In your October 25, 2019 issue . . .NOVEMBER CLASS III FUTURES PUSHED to new market highs and reached $18.78 per hundredweight during mid-October trading on the CME. December contracts netted $17.90. For the first six months of the new year, Class III averaged a more modest $16.90 per cwt.
CHEESE PRICES STARTED THE YEAR AT $1.40 and have steadily marched to $2 per pound, providing the major lift to farm gate milk prices, explained the University of Missouri’s Scott Brown.
SEPTEMBER 2019 WAS THE FIRST TIME cheese prices averaged more than $2 per pound for the entire month since October 2014.

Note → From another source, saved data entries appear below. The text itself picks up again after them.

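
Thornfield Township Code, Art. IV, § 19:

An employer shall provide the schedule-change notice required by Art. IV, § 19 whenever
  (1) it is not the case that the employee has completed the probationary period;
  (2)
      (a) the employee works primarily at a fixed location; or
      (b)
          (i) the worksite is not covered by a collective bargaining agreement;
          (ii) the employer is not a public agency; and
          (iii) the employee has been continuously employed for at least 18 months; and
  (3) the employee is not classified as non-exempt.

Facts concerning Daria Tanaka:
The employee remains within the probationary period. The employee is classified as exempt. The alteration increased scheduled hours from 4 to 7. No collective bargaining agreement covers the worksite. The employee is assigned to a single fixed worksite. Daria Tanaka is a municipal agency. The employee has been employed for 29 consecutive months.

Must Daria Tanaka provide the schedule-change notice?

(1) not (past probation) — met.
(a) fixed location — holds.
(i) no CBA — met.
(ii) not (public agency) — fails.
(iii) tenure ≥ 18 mo. — met.
(b): T AND F AND T → false.
(2): T OR F → true.
(3) not (non-exempt) — met.
Overall: T AND T AND T → true.

Yes — required.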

THERE APPEARS TO BE LITTLE DEMAND SLOWDOWN at these higher prices, suggested Brown. However, pushing well beyond these current price levels may prove to be somewhat difficult, he suggested.
SOME SPECULATORS BELIEVE THERE IS MORE UPSIDE to cheese prices in the fourth quarter of 2019, and they’re putting their money where their mouth is, countered INTL FCStone’s Dave Kurzawski.
CHEESE CONSUMPTION SET A NEW RECORD in 2018 at 38.15 pounds per person, paced by Mozzarella at 12.15 pounds and Cheddar at 11.2 pounds. Per capita cheese consumption has grown by more than 10 pounds since 1998 and by almost 5 pounds since 2011.
EUROPE HAS AMERICA BEAT when it comes to cheese consumption with Denmark leading the pack at 63.6 pounds per person, reported the International Dairy Federation. Citizens in these additional countries also eat over 1 pound each week — Cyprus, Estonia, Finland, France, Germany, Iceland, Luxembourg, and the Netherlands.
DOMESTIC DAIRY DEMAND should remain strong as the U.S. jobless rate hit a 50-year low in September. As this took place, however, the global economy continued to show signs of weakness and could slow sales.
EUROPEAN CHEESE COULD FACE TARIFFS from the U.S. following a trade spat over perceived financial aid to Airbus. As a result, about 55 percent of European imports to the U.S. could face 25 percent tariffs.
ITALIAN AND IRISH DAIRY PRODUCTS could be the most vulnerable, suggested Mary Ledman, Rabobank’s global dairy strategist. About 60 percent of Italian cheese could be subject to U.S. tariffs. As for Ireland, 20 percent of cheese and 80 percent of butter could face higher costs.
OVER 22,000 DAIRY FARMERS, representing 60 percent of all U.S. dairy farms holding permits to sell milk, signed up for the Dairy Margin Coverage program. The program will pay out over $300 million this year.